The FHL has a limited collection of Irish estate records. Some are part of large collections of miscellaneous records microfilmed in various archives. Others are published books, such as no. 20 and no. 25 of Analecta Hibernica, which consist of extensive surveys of estate paper in private keeping (some of those records have since been donated to Irish repositories). Many of the Irish genealogical or historical periodicals include extracts of estate records, such as names of people in rent lists or in assisted emigration lists.

Until all of the estate records in the FHL collection have been identified and cataloged separately, it is necessary to check the FHL Catalog (FHLC) under several subject headings: Ireland-Archives and libraries; Ireland-Archives and Libraries-Inventories, Registers, Catalogs; Ireland-Land and Property; Ireland, (county)-Land and Property. References to estate records in Irish periodicals and other sources at the FHL can also be found in Smith's Genealogical Source Index: Ireland. This multi-volume index is expected to be available soon on microfiche through the family history centers.

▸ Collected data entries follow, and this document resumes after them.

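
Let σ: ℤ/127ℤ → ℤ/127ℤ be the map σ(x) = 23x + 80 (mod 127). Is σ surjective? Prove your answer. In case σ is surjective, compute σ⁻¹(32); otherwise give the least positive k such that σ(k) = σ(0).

20

Recall that σ is surjective if every y in the codomain equals σ(x) for some x in the domain.
Since gcd(23, 127) = 1, 23 is invertible modulo 127. Euclid's algorithm: 127 = 5·23 + 12, 23 = 1·12 + 11, 12 = 1·11 + 1; back-substituting gives 1 = 116·23 − 21·127, so 23⁻¹ ≡ 116 (mod 127).
Then y ↦ 116(y − 80) is a two-sided inverse to σ, so every y ∈ ℤ/127ℤ has a preimage.
So σ is surjective.
Since σ is surjective, we compute σ⁻¹(32): solve 23x + 80 ≡ 32 (mod 127), i.e. 23x ≡ 79 (mod 127).
Multiplying by 23⁻¹ = 116 gives x ≡ 116·79 = 9164 = 72·127 + 20 ≡ 20 (mod 127).
Check: σ(20) = 23·20 + 80 = 540 = 4·127 + 32 ≡ 32 (mod 127).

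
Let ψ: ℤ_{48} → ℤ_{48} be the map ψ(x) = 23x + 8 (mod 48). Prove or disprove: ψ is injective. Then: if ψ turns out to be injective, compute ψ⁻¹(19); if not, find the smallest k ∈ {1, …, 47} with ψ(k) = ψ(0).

Suppose ψ(x_1) = ψ(x_2) in ℤ_{48}. Then 23x_1 + 8 ≡ 23x_2 + 8 (mod 48), thus 23(x_1 − x_2) ≡ 0 (mod 48).
Since gcd(23, 48) = 1, 23 is invertible modulo 48, hence x_1 − x_2 ≡ 0 (mod 48), i.e. x_1 = x_2.
Therefore ψ is injective.
We now compute 23⁻¹ mod 48 explicitly. Euclid's algorithm: 48 = 2·23 + 2, 23 = 11·2 + 1; back-substituting gives 1 = 23·23 − 11·48, so 23⁻¹ ≡ 23 (mod 48).
Since ψ is injective, we compute ψ⁻¹(19): solve 23x + 8 ≡ 19 (mod 48), i.e. 23x ≡ 11 (mod 48).
Multiplying by 23⁻¹ = 23 gives x ≡ 23·11 = 253 = 5·48 + 13 ≡ 13 (mod 48).
Check: ψ(13) = 23·13 + 8 = 307 = 6·48 + 19 ≡ 19 (mod 48).

13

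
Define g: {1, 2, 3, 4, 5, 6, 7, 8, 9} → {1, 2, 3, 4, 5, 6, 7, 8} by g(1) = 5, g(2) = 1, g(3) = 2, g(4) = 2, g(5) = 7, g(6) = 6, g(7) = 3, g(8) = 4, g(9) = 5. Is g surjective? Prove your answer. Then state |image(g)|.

7

No element maps to 8, so g is not surjective.
The image of g is {1, 2, 3, 4, 5, 6, 7}, which has 7 elements.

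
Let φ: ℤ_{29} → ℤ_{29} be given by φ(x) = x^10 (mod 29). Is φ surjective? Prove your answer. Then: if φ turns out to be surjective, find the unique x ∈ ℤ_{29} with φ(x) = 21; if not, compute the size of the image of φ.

φ(14): Repeated squaring mod 29: 14^1 ≡ 14, 14^2 ≡ 14² = 196 ≡ 22, 14^4 ≡ 22² = 484 ≡ 20, 14^8 ≡ 20² = 400 ≡ 23. Since 10 = 8 + 2, 14^10 ≡ 23·22: 23·22 = 506 ≡ 13. So 14^10 ≡ 13 (mod 29).
φ(15): Repeated squaring mod 29: 15^1 ≡ 15, 15^2 ≡ 15² = 225 ≡ 22, 15^4 ≡ 22² = 484 ≡ 20, 15^8 ≡ 20² = 400 ≡ 23. Since 10 = 8 + 2, 15^10 ≡ 23·22: 23·22 = 506 ≡ 13. So 15^10 ≡ 13 (mod 29).
So φ(14) = φ(15) = 13 while 14 ≠ 15, so φ is not injective.
A non-injective map from the 29-element set ℤ_{29} to itself takes at most 28 distinct values, so it cannot be surjective. So φ is not surjective.
Since φ is not surjective, we determine |image(φ)|. Computing x^10 mod 29 for each x (by repeated squaring, reducing mod 29 at every step), the values φ(0), φ(1), …, φ(28) are: 0, 1, 9, 5, 23, 20, 16, 24, 4, 25, 6, 22, 28, 7, 13, 13, 7, 28, 22, 6, 25, 4, 24, 16, 20, 23, 5, 9, 1.
The distinct values are {0, 1, 4, 5, 6, 7, 9, 13, 16, 20, 22, 23, 24, 25, 28}; there are 15 of them.

15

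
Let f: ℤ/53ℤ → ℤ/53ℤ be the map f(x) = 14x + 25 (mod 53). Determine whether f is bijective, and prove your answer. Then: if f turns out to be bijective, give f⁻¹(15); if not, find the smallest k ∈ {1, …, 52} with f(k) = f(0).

22

If f(s) = f(t), then 14s ≡ 14t (mod 53). Because gcd(14, 53) = 1, we may cancel 14 to get s ≡ t (mod 53).
We now compute 14⁻¹ mod 53 explicitly. Euclid's algorithm: 53 = 3·14 + 11, 14 = 1·11 + 3, 11 = 3·3 + 2, 3 = 1·2 + 1; back-substituting gives 1 = 19·14 − 5·53, so 14⁻¹ ≡ 19 (mod 53).
Then y ↦ 19(y − 25) is a two-sided inverse to f, so every y ∈ ℤ/53ℤ has a preimage.
Thus f is bijective.
Since f is bijective, we compute f⁻¹(15): solve 14x + 25 ≡ 15 (mod 53), i.e. 14x ≡ 43 (mod 53).
Multiplying by 14⁻¹ = 19 gives x ≡ 19·43 = 817 = 15·53 + 22 ≡ 22 (mod 53).
Check: f(22) = 14·22 + 25 = 333 = 6·53 + 15 ≡ 15 (mod 53).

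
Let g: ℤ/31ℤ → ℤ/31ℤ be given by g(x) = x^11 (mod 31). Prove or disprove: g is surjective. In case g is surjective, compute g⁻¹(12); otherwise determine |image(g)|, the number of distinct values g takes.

Since 31 is prime, the nonzero elements of ℤ/31ℤ form a cyclic group of order 30.
As gcd(11, 30) = 1, raising to the 11th power is a bijection on this group: if a^11 ≡ b^11 then (ab^{−1})^11 = 1, and the only element of order dividing gcd(11, 30) = 1 is 1, so a = b.
With g(0) = 0 this makes g injective on all of ℤ/31ℤ, hence bijective (finite equal-size domain and codomain). In particular g is surjective.
Since g is surjective, we find the preimage of 12. The inverse of x ↦ x^11 on (ℤ/31ℤ)^× is x ↦ x^11, because 11·11 = 121 = 4·30 + 1 ≡ 1 (mod 30) and x^{30} = 1 for x ≠ 0 (Fermat). So g⁻¹(12) = 12^11 mod 31.
Repeated squaring mod 31: 12^1 ≡ 12, 12^2 ≡ 12² = 144 ≡ 20, 12^4 ≡ 20² = 400 ≡ 28, 12^8 ≡ 28² = 784 ≡ 9. Since 11 = 8 + 2 + 1, 12^11 ≡ 9·20·12: 9·20 = 180 ≡ 25, then 25·12 = 300 ≡ 21. So 12^11 ≡ 21 (mod 31).
Hence g⁻¹(12) = 21.

21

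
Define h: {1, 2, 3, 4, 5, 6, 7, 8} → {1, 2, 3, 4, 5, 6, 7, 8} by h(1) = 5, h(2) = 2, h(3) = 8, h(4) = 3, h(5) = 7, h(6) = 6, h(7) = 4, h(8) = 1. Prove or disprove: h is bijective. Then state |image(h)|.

The values 5, 2, 8, 3, 7, 6, 4, 1 are a permutation of {1, 2, 3, 4, 5, 6, 7, 8}: each element appears exactly once.
So h is injective and surjective, hence bijective.
The image of h is {1, 2, 3, 4, 5, 6, 7, 8}, which has 8 elements.

8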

It is not always easy to trace Irish tenant families. The record destruction that took place in Ireland effectively wiped out most of the census returns, many of the probate records (although tenants seldom left wills), and a good portion of the Church of Ireland records. For Catholic families, records may not begin early enough to locate an ancestor. Deeds, the bulk of which are lease, may contain information for the poorer segment of the Irish population. As has been shown, a large percentage of the deeds were not recorded in the Registry of Deeds. Thus, estate records remain as one of the few sources that provide details about the day-to-day lives of the tenant class as well as genealogical information that might not be found in any other source.

Notes
1. The Listing for the Brownlow Papers in the PRONI catalog is D.1928 on FHL film #1701778.
2. FHL film #994088, item 5.
3. FHL film #101767, item 1.
4. FHL film #1258578.
5. FHL film #258572, item 4.
6. Because this collection contains hundreds of microfiche, the FHLC number is not listed. Check the FHLC under the Author-Title section for National Inventory of Documentary Sources to find the microfiche numbers for each repository. The family history centers can order the inventories.

Judith Eccles Wight, an accredited genealogist in Irish and Austrailian research, is finishing a B.A. in history. She is the author of numerous articles and has lectured widely. She is founder, past president, and board member of Ulster Project-Utah, a peacemaking organization that brings teenagers from Northern Ireland to the United States.